On rapsberry pi you need to manually activate loading module bcm2708-rng, or so I have read, to enable the HW-support. I have not actually verified the current state or tested it on my relays. The nodes are headless and normally outside my firewall so it's a bit of work to do the maintenance. But I wanted to get some confirmation that it is useful to do it.

It could be fun to make some benchmarking to see if I can increase performance on the same hardware.

How do I examine the output of 'openssl' that too is a bit of unknown territory for me?

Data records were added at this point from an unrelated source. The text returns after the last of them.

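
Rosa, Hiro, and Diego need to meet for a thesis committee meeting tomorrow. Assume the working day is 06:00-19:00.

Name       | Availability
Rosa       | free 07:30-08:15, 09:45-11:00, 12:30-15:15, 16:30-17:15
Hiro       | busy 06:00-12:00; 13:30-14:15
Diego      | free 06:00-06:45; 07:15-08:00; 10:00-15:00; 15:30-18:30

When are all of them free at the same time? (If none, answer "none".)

12:30-13:30, 14:15-15:00, 16:30-17:15

Rosa free: 07:30-08:15, 09:45-11:00, 12:30-15:15, 16:30-17:15.
Hiro free: 12:00-13:30, 14:15-19:00 (invert busy blocks within the working day).
Diego free: 06:00-06:45, 07:15-08:00, 10:00-15:00, 15:30-18:30.
Rosa ∩ Hiro: 12:30-13:30, 14:15-15:15, 16:30-17:15.
Rosa ∩ Hiro ∩ Diego: 12:30-13:30, 14:15-15:00, 16:30-17:15.
So the common availability across everyone is 12:30-13:30, 14:15-15:00, 16:30-17:15.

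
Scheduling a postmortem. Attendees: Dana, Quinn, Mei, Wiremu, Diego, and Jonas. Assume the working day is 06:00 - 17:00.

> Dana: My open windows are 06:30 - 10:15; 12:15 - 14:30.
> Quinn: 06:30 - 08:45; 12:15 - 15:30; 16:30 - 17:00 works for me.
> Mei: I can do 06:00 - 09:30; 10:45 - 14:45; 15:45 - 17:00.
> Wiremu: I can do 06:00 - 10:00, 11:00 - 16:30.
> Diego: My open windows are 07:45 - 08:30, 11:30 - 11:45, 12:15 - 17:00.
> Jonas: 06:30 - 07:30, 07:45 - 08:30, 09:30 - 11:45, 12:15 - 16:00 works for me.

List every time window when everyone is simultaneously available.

07:45-08:30, 12:15-14:30

Dana ∩ Quinn: 06:30-08:45, 12:15-14:30.
Dana ∩ Quinn ∩ Mei: 06:30-08:45, 12:15-14:30.
Dana ∩ Quinn ∩ Mei ∩ Wiremu: 06:30-08:45, 12:15-14:30.
Dana ∩ Quinn ∩ Mei ∩ Wiremu ∩ Diego: 07:45-08:30, 12:15-14:30.
Dana ∩ Quinn ∩ Mei ∩ Wiremu ∩ Diego ∩ Jonas: 07:45-08:30, 12:15-14:30.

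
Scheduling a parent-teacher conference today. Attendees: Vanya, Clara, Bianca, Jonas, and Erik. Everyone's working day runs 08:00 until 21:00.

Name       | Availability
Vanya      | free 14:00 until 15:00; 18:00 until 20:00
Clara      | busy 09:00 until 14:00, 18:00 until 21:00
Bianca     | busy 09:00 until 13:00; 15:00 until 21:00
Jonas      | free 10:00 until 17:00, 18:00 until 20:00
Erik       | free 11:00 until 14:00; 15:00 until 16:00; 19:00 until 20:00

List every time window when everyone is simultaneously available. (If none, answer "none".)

none

Vanya free: 14:00-15:00, 18:00-20:00.
Clara free: 08:00-09:00, 14:00-18:00 (invert busy blocks within the working day).
Bianca free: 08:00-09:00, 13:00-15:00 (invert busy blocks within the working day).
Jonas free: 10:00-17:00, 18:00-20:00.
Erik free: 11:00-14:00, 15:00-16:00, 19:00-20:00.
Vanya ∩ Clara: 14:00-15:00.
Vanya ∩ Clara ∩ Bianca: 14:00-15:00.
Vanya ∩ Clara ∩ Bianca ∩ Jonas: 14:00-15:00.
Vanya ∩ Clara ∩ Bianca ∩ Jonas ∩ Erik: ∅.
There is no time when everyone is free.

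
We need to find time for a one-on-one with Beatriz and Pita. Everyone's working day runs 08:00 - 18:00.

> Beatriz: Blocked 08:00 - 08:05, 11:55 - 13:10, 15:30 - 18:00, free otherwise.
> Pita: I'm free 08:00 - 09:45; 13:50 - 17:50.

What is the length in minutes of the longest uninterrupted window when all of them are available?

100

Beatriz free: 08:05-11:55, 13:10-15:30 (invert busy blocks within the working day).
Pita free: 08:00-09:45, 13:50-17:50.
Beatriz ∩ Pita: 08:05-09:45, 13:50-15:30.
The longest is 08:05-09:45 at 100 minutes.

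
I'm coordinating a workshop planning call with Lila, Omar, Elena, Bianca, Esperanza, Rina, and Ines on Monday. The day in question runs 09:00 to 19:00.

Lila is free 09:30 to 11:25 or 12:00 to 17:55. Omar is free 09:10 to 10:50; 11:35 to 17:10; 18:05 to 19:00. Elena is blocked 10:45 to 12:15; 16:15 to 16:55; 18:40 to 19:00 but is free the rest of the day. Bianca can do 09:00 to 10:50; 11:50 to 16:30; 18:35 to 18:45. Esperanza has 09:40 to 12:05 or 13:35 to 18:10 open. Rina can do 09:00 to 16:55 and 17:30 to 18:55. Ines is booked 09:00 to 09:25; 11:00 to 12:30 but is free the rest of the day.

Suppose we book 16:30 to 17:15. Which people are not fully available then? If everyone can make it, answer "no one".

Lila free: 09:30-11:25, 12:00-17:55.
Omar free: 09:10-10:50, 11:35-17:10, 18:05-19:00.
Elena free: 09:00-10:45, 12:15-16:15, 16:55-18:40 (invert busy blocks within the working day).
Bianca free: 09:00-10:50, 11:50-16:30, 18:35-18:45.
Esperanza free: 09:40-12:05, 13:35-18:10.
Rina free: 09:00-16:55, 17:30-18:55.
Ines free: 09:25-11:00, 12:30-19:00 (invert busy blocks within the working day).
Lila: free for 16:30-17:15. Omar: not fully free for 16:30-17:15. Elena: not fully free for 16:30-17:15. Bianca: not fully free for 16:30-17:15. Esperanza: free for 16:30-17:15. Rina: not fully free for 16:30-17:15. Ines: free for 16:30-17:15.

Bianca, Elena, Omar, Rina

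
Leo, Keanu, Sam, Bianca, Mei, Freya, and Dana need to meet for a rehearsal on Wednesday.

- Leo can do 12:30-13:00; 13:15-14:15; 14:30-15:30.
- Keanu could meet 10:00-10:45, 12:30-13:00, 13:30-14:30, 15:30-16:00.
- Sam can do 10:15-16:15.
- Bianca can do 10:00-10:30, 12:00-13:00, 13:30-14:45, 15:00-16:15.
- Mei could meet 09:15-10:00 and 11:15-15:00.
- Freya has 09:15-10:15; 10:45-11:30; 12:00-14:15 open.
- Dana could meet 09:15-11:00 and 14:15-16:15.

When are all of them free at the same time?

none

Leo ∩ Keanu: 12:30-13:00, 13:30-14:15.
Leo ∩ Keanu ∩ Sam: 12:30-13:00, 13:30-14:15.
Leo ∩ Keanu ∩ Sam ∩ Bianca: 12:30-13:00, 13:30-14:15.
Leo ∩ Keanu ∩ Sam ∩ Bianca ∩ Mei: 12:30-13:00, 13:30-14:15.
Leo ∩ Keanu ∩ Sam ∩ Bianca ∩ Mei ∩ Freya: 12:30-13:00, 13:30-14:15.
Leo ∩ Keanu ∩ Sam ∩ Bianca ∩ Mei ∩ Freya ∩ Dana: ∅.
There is no time when everyone is free.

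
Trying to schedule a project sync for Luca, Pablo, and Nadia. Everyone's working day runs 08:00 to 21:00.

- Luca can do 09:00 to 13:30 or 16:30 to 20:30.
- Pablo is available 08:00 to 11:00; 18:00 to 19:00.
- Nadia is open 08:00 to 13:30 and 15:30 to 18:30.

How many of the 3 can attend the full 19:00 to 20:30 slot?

1

Luca can make the full 19:00-20:30 slot — that's 1.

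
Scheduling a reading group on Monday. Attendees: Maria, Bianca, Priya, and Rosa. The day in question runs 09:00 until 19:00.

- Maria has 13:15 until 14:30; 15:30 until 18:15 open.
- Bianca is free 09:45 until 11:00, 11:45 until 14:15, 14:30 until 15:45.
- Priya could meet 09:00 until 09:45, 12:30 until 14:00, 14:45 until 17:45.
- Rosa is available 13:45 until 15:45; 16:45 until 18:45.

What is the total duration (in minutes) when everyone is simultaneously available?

Maria ∩ Bianca: 13:15-14:15, 15:30-15:45.
Maria ∩ Bianca ∩ Priya: 13:15-14:00, 15:30-15:45.
Maria ∩ Bianca ∩ Priya ∩ Rosa: 13:45-14:00, 15:30-15:45.
Summing the common windows: 15 + 15 = 30 minutes.

30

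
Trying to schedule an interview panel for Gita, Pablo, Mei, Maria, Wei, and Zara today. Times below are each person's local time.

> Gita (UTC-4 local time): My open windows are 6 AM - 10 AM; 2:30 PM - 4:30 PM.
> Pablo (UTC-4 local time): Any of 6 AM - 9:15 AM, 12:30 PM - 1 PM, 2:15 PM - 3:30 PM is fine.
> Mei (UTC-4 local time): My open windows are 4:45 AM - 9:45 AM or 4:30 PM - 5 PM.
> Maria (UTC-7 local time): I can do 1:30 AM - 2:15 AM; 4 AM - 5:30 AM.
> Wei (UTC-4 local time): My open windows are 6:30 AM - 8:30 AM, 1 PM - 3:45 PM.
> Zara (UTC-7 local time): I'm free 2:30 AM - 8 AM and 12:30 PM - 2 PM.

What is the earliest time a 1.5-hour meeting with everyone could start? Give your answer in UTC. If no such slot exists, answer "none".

Gita in UTC: 10:00-14:00, 18:30-20:30 (add 4h to convert from UTC-4).
Pablo in UTC: 10:00-13:15, 16:30-17:00, 18:15-19:30 (add 4h to convert from UTC-4).
Mei in UTC: 08:45-13:45, 20:30-21:00 (add 4h to convert from UTC-4).
Maria in UTC: 08:30-09:15, 11:00-12:30 (add 7h to convert from UTC-7).
Wei in UTC: 10:30-12:30, 17:00-19:45 (add 4h to convert from UTC-4).
Zara in UTC: 09:30-15:00, 19:30-21:00 (add 7h to convert from UTC-7).
Gita ∩ Pablo: 10:00-13:15, 18:30-19:30.
Gita ∩ Pablo ∩ Mei: 10:00-13:15.
Gita ∩ Pablo ∩ Mei ∩ Maria: 11:00-12:30.
Gita ∩ Pablo ∩ Mei ∩ Maria ∩ Wei: 11:00-12:30.
Gita ∩ Pablo ∩ Mei ∩ Maria ∩ Wei ∩ Zara: 11:00-12:30.
The first common window of at least 90 minutes is 11:00-12:30, so the earliest start is 11:00.

11:00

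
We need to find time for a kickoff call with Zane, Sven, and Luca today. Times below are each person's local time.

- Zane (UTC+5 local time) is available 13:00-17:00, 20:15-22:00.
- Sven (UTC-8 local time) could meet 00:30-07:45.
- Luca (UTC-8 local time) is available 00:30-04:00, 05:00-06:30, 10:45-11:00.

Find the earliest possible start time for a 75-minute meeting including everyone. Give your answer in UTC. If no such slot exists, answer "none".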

2015-03-13 21:39 GMT+01:00 Libertas <libertas@mykolab.com>:
On Thu, Mar 12, 2015 at 07:01:58PM +0100, Imse Vimse wrote:
>    Would enabling the hardware random number generator on a relay node be
>    usefull in terms of increased performance?
>    If so, is it enough to activate /dev/hwrnd or is some configuration
>    and/or recompilation required?

I suspect that your OS already does this by mixing it into its entropy
store, but that Tor using the device directly would be dangerous.

I'm not sure how relevant the HardareAccel config option is, but you
might want to look into that. Also look at the output of 'openssl
engine' to see whether OpenSSL recognizes the rdrand engine as
available.

I don't know much about this, but I thought I'd give you some leads.